Radio, optical and X-ray follow-up of unidentified Fermi sources has expanded the number of known galactic-field "black widow" and "redback" millisecond pulsar (MSP) binaries from four to nearly 30. Several systems observed by Chandra, XMM, Suzaku, and NuSTAR exhibit double-peaked X-ray orbital modulation. Orbital modulation has also been detected recently from two MSP binaries by Fermi. Such emission is attributed to electrons accelerated in an intrabinary shock, which cool via synchrotron and inverse Compton channels, and whose emission is Doppler-boosted along the shock in a mildly relativistic bulk flow. We present new transport and radiation calculations that may simultaneously model orbital-phase-resolved light curves and spectra from UV to TeV energies.

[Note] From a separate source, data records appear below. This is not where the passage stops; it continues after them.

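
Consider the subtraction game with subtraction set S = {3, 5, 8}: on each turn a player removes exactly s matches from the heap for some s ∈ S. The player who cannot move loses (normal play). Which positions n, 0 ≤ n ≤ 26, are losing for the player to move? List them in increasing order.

0, 1, 2, 11, 12, 13, 22, 23, 24

G(0) = 0
G(1) = mex{} = 0
G(2) = mex{} = 0
G(3) = mex{0} = 1
G(4) = mex{0} = 1
G(5) = mex{0,0} = 1
G(6) = mex{1,0} = 2
G(7) = mex{1,0} = 2
G(8) = mex{1,1,0} = 2
G(9) = mex{2,1,0} = 3
G(10) = mex{2,1,0} = 3
G(11) = mex{2,2,1} = 0
G(12) = mex{3,2,1} = 0
G(13) = mex{3,2,1} = 0
G(14) = mex{0,3,2} = 1
G(15) = mex{0,3,2} = 1
G(16) = mex{0,0,2} = 1
G(17) = mex{1,0,3} = 2
G(18) = mex{1,0,3} = 2
G(19) = mex{1,1,0} = 2
G(20) = mex{2,1,0} = 3
G(21) = mex{2,1,0} = 3
G(22) = mex{2,2,1} = 0
G(23) = mex{3,2,1} = 0
G(24) = mex{3,2,1} = 0
G(25) = mex{0,3,2} = 1
G(26) = mex{0,3,2} = 1
P-positions are exactly the n with G(n) = 0.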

The structure of the orbital X-ray light curves depends upon the binary inclination, shock geometry, and accelerated particle spectrum, energy losses and transport in the shock environment. In particular, the spatial variation along the shock of the underlying electron power-law index yields energy-dependent light curves, motivating future high-energy phase-resolved spectroscopic studies to probe the unknown physics of pulsar winds and relativistic shock acceleration therein. By fitting the observed X-ray and gamma-ray spectra and light curves, we are able to constrain the particle spectrum and shock synchrotron emission spectrum downstream of the shock as well as observer geometry. Inverse-Compton emission from nearby pulsars with hot or flaring companions may be promising targets for the future Cherenkov Telescope Array (CTA) and may also be detectable by Fermi LAT for optimistic parameter choices.